Sunday Sept. 14, 2008 10:48 EDT
Before it became clear that Sarah Palin had never heard of it, nobody -- including the presidential candidates themselves -- ever had difficulty answering questions about what they believed about the Bush Doctrine, nor ever suggested that this Doctrine was some amorphous, impossible-to-understand, abstract irrelevancy. Quite the contrary, despite some differences over exactly what it means, it was widely understood to constitute a radical departure -- at least in theory -- from our governing foreign policy doctrine, and it is that Doctrine which has unquestionably fueled much of the foreign policy disasters of the last eight years.

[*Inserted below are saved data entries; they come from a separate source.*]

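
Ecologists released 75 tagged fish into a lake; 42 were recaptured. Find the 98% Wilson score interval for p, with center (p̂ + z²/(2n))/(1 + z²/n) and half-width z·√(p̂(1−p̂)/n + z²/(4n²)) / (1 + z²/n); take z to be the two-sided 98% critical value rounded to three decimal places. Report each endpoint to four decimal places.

(0.4271, 0.6848)

Here p̂ = 42/75 = 0.56000 and z = 2.326 (z² = 5.410276).
Denominator 1 + z²/n = 1 + 5.410276/75 = 1.072137.
Center = (0.56000 + 0.036069)/1.072137 = 0.55596.
Radicand: p̂(1−p̂)/n + z²/(4n²) = 0.003285333 + 0.000240457 = 0.003525790.
Half-width = z·√(radicand)/denom = 2.326·0.059378/1.072137 = 0.12882.
So the interval runs from 0.4271 to 0.6848.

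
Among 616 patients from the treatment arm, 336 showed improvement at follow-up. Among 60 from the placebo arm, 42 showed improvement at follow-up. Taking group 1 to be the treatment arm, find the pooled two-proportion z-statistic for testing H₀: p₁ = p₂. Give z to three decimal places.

z = -2.302

p̂₁ = 336/616 = 0.54545, p̂₂ = 42/60 = 0.70000.
Pooling: p̂ = 378/676 = 0.55917.
Pooled SE = √[0.2464987·0.01829004] ≈ 0.067145.
z = -0.15455/0.067145 = -2.302.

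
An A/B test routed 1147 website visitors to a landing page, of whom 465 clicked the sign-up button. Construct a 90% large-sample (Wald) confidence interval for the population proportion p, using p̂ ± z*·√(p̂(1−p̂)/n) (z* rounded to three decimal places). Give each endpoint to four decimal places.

(0.3816, 0.4293)

p̂ = 465/1147 = 0.40541.
SE = √(p̂(1−p̂)/n) = √(0.241052/1147) = 0.014497.
The 90% critical value is z* = 1.645.
Margin = 1.645·0.014497 = 0.02385.
Interval: 0.40541 ± 0.02385 → (0.3816, 0.4293).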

In 2003, the American Enterprise Institute's Thomas Donnelly wrote an article
entitled "The Underpinnngs of the Bush Doctrine," and argued that "the Bush Doctrine, which is likely to shape U.S. policy for decades to come, reflects the realities of American power as well as the aspirations of American political principles"; that it "represents a reversal of course from Clinton-era policies in regard to the uses of U.S. power and, especially, military force"; and "the Bush Doctrine represents a return to the first principles of American security strategy." Donnelly had no trouble understanding and articulating exactly what the Bush Doctrine meant: namely, a declaration that the U.S. has the right to -- and will -- start wars against countries even if they have not attacked us and are not imminently going to do so:
Taken together, American principles, interests, and systemic responsibilities argue strongly in favor of an active and expansive stance of strategic primacy and a continued willingness to employ military force. Within that context, and given the ways in which nuclear weapons and other weapons of mass destruction can distort normal calculations of international power relationships, there is a compelling need to hold open the option of -- and indeed, to build forces more capable of -- preemptive strike operations. The United States must take a wider view of the traditional doctrine of "imminent danger," considering how such dangers might threaten not only its direct interests, but its allies, the liberal international order, and the opportunities for greater freedom in the world.
So, Johnny/Sarah, you want to be an extension of Bush/Cheney, you have to answer to the American people on this philosophical disaster.